A convivência no ambiente universitário com pessoas de várias classes sociais revela aprovações e desaprovações enfrentadas por uma estudante de pensamento crítico, comprometida com a religião, mas aberta para a vida. A protagonista busca respostas para os transtornos do embate entre o autoritarismo e a leitura equivocada do islamismo, em situações de cumplicidade e repulsa no meio de mulheres que usam e que não usam hijab, relacionamentos amorosos e monitoramento por parte de agentes de segurança.
Maryam é sondada para cooptação tanto pelo governo quanto pela resistência, mas não aceita a polarização. Ao ser interrogada sobre sua condição política, diz com veemência para o oficial que a monitora: “Sou leal à Argélia” (p. 78). O que soa diferente no comportamento dela é a força da sua personalidade, que se contrapõe ao lugar comum das posições normalmente determinadas pela realidade e pelas aspirações pessoais e de grupos em circunstâncias de desigualdades e injustiças.
Nessa obra, o amor é tratado como condição moral, necessidade material, relacionamento com Deus, mas sobretudo como “base de inovação ideológica” (p.116). Ao ter seus sonhos com Azeiz atingidos por imposições culturais, Maryam chega a aceitar a perda da luta política pelo domínio do corpo, mas desafia o seu amado para “que sejamos donos do nosso próprio coração” (p.197), pois é em seu coração que a poesia se torna verdadeiramente revolucionária.

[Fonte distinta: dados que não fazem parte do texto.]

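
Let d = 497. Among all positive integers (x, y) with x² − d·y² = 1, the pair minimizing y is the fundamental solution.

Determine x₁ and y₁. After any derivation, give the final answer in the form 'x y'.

1201887 53912

√497 = [22; 3,2,2,5,6,5,2,2,3,44, …], period ℓ=10 (even) → k=9
step 0: (22, 1)  from 22·(1,0) + (0,1)
…
step 2: (156, 7)  from 2·(67,3) + (22,1)
step 3: (379, 17)  from 2·(156,7) + (67,3)
…
step 7: (143637, 6443)  from 2·(65476,2937) + (12685,569)
step 8: (352750, 15823)  from 2·(143637,6443) + (65476,2937)
step 9: (1201887, 53912)  from 3·(352750,15823) + (143637,6443)
(x₁, y₁) = (1201887, 53912);  1201887² − 497·53912² = 1 ✓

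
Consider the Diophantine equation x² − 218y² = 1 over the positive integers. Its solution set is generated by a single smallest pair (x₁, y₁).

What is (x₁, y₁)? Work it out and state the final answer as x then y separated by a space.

d=218: √d = [14; 1,3,3,1,28] (ℓ=5, odd), read p_9/q_9
k=0  a_k=14  p_k/q_k = 14/1
k=1  a_k=1  p_k/q_k = 15/1
k=2  a_k=3  p_k/q_k = 59/4
k=3  a_k=3  p_k/q_k = 192/13
k=4  a_k=1  p_k/q_k = 251/17
k=5  a_k=28  p_k/q_k = 7220/489
…
k=7  a_k=3  p_k/q_k = 29633/2007
k=8  a_k=3  p_k/q_k = 96370/6527
k=9  a_k=1  p_k/q_k = 126003/8534
→ (126003, 8534).  Check: 126003²=15876756009, 218·8534²=15876756008, difference 1.

126003 8534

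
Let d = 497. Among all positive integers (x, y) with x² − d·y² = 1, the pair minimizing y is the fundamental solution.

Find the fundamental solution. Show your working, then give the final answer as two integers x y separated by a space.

1201887 53912

√497 = [22; 3,2,2,5,6,5,2,2,3,44, …], period ℓ=10 (even) → k=9
i=0: a=22 ⇒ p=22, q=1
i=1: a=3 ⇒ p=67, q=3
i=2: a=2 ⇒ p=156, q=7
…
i=4: a=5 ⇒ p=2051, q=92
i=5: a=6 ⇒ p=12685, q=569
…
i=7: a=2 ⇒ p=143637, q=6443
i=8: a=2 ⇒ p=352750, q=15823
i=9: a=3 ⇒ p=1201887, q=53912
→ (1201887, 53912).  Check: 1201887²=1444532360769, 497·53912²=1444532360768, difference 1.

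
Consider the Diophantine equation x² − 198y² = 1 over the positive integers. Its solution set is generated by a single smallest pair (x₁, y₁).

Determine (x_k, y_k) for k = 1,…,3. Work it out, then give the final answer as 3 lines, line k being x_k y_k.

d=198: √d = [14; 14,28] (ℓ=2, even), read p_1/q_1
a_0=14:  p_0=14·1+0=14,  q_0=14·0+1=1
a_1=14:  p_1=14·14+1=197,  q_1=14·1+0=14
(x₁, y₁) = (197, 14);  197² − 198·14² = 1 ✓
k=2:  x_2 = 197·197+198·14·14 = 77617,  y_2 = 197·14+14·197 = 5516
k=3:  x_3 = 197·77617+198·14·5516 = 30580901,  y_3 = 197·5516+14·77617 = 2173290

197 14
77617 5516
30580901 2173290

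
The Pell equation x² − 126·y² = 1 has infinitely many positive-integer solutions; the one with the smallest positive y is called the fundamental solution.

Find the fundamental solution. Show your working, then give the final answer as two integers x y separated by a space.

449 40

d=126: √d = [11; 4,2,4,22] (ℓ=4, even), read p_3/q_3
k=0  a_k=11  p_k/q_k = 11/1
k=1  a_k=4  p_k/q_k = 45/4
k=2  a_k=2  p_k/q_k = 101/9
k=3  a_k=4  p_k/q_k = 449/40
(x₁, y₁) = (449, 40);  449² − 126·40² = 1 ✓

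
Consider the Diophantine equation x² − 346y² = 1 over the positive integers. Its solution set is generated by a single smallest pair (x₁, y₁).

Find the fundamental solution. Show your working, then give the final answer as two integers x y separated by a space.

[18; 1,1,1,1,36] for √346; ℓ=5 ⇒ convergent index 9
k=0  a_k=18  p_k/q_k = 18/1
k=1  a_k=1  p_k/q_k = 19/1
k=2  a_k=1  p_k/q_k = 37/2
k=3  a_k=1  p_k/q_k = 56/3
…
k=5  a_k=36  p_k/q_k = 3404/183
k=6  a_k=1  p_k/q_k = 3497/188
…
k=8  a_k=1  p_k/q_k = 10398/559
k=9  a_k=1  p_k/q_k = 17299/930
fundamental: x₁=17299, y₁=930  (since 299255401 − 346·864900 = 1)

17299 930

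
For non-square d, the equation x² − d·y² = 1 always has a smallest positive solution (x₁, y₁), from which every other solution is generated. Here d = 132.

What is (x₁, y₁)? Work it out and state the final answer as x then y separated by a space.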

O livro de Khaled expõe afirmações e contradições de um povo, quando os poderes entram em sobressalto, as convicções viram fé e a fé se torna obrigatória. A efusão de diálogos provocantes é o ponto de envolvimento e de contemporaneidade dessa obra onde as conversas são inspiradas na lógica e na retórica, características de um modelo mental ancestralmente sedimentado na oralidade.